If the allegations of the complaint are indefinite and uncertain, the defendant’s remedy was by motion to require the same to be made definite and certain by amendment. Section 546, Code Civ. Proc.
A sale of several cans of impure and adulterated milk at one time and place, and to one person, as a single transaction, should be alleged in the complaint as one cause of action. The fact that the statute provides that the sale of each one of several packages shall constitute a separate violation does not require a separate action or statement of cause of action for each particular can of milk sold. The evident intention of the statute in declaring that the sale of each one of several packages shall constitute a separate violation was to remove any question as to whether more than one penalty could be recovered for a single sale consisting of two or more packages. It is declaratory of the manner of computing the amount of the recovery. If it is necessary to allege the facts showing that the plaintiff is entitled to recover the penalty, in separate causes of action, for each package contained in a single sale, it would in many instances make a complaint of very great length, and make ridiculous the rules of pleading. Where several penalties are incurred by trespassing (People v. McFadden, 13 Wend. 396), or by failure to do some act required by statute, and such failure has continued for a sufficient length of time to incur many penalties (Longworthy v. Knapp, 4 Abb. Prac. 115), it is not necessary, in a suit therefor, to separate the statement thereof into innumerable causes of action. As said in People v. McFadden, supra, “To require a count for each penalty would defeat the great object of the Legislature of reducing the pleadings to the simplest form;” and, in substance, in People v. Tweed, 63 N. Y. 194, that the Code was designed to simplify pleadings, and that to require a separate statement of matters constituting an entire transaction would lead to great and tedious prolixity.

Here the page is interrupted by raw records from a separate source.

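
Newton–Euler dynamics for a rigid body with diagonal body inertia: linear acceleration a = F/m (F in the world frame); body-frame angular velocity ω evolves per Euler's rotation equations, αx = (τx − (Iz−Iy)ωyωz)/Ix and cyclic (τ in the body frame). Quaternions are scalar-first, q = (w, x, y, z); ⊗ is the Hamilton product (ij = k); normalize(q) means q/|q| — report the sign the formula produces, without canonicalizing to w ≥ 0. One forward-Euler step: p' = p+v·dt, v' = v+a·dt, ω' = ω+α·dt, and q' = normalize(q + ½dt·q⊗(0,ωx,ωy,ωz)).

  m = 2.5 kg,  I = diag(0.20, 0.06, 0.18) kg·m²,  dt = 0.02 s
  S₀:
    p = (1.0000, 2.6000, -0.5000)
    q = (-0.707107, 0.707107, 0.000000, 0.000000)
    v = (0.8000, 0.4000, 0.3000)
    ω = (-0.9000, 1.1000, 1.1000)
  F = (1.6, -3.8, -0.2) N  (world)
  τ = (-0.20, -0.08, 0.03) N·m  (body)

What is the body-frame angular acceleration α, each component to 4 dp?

ω×(Iω) gyroscopic = (0.1452, -0.0198, 0.1386)
angular accel α = (-1.7260, -1.0033, -0.6033)

α = (-1.7260, -1.0033, -0.6033)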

The reason for the decision in Wray v. Pa. R. Co., 19 N. Y. St. Rep. 53, 4 N. Y. Supp. 354, was therein stated to be:
“It is very doubtful whether, under the decisions in Fisher v. The N. Y. C. E. Co., 46 N. Y. 644, Foote v. Same, 50 N. Y. 693, and Barker v. Same, 61 N. Y. 655, the plaintiff would be entitled to recover more than one penalty for the alleged violations of the act, all committed prior to the commencement of this action. If so, the defendant has a right to have the several alleged causes of action definitely set forth, so that it may demur thereto, or move for such other relief in respect to the same as the law entitles it to.”
No such reason exists in this case. The plaintiff claims that the violation consisted of a single sale, and insists that the complaint *146should be so construed. The complaint is loosely drawn, but from it we conclude that the plaintiff intended to allege but one exposure for sale, offering for sale, and sale of one quantity of milk, consisting of five packages. Whether such sale, if established, would entitle the plaintiff to one or several penalties, will depend upon the proof.
The order should be affirmed, with $10 costs and disbursements.
Order affirmed, with $10 costs and disbursements.
PARKER, P. J., and CHESTER and HOUGHTON, JJ., concur on the ground that there is but a single cause of action alleged in the complaint, for a single violation of the statute, under which only one penalty can be recovered. SMITH, J., dissents.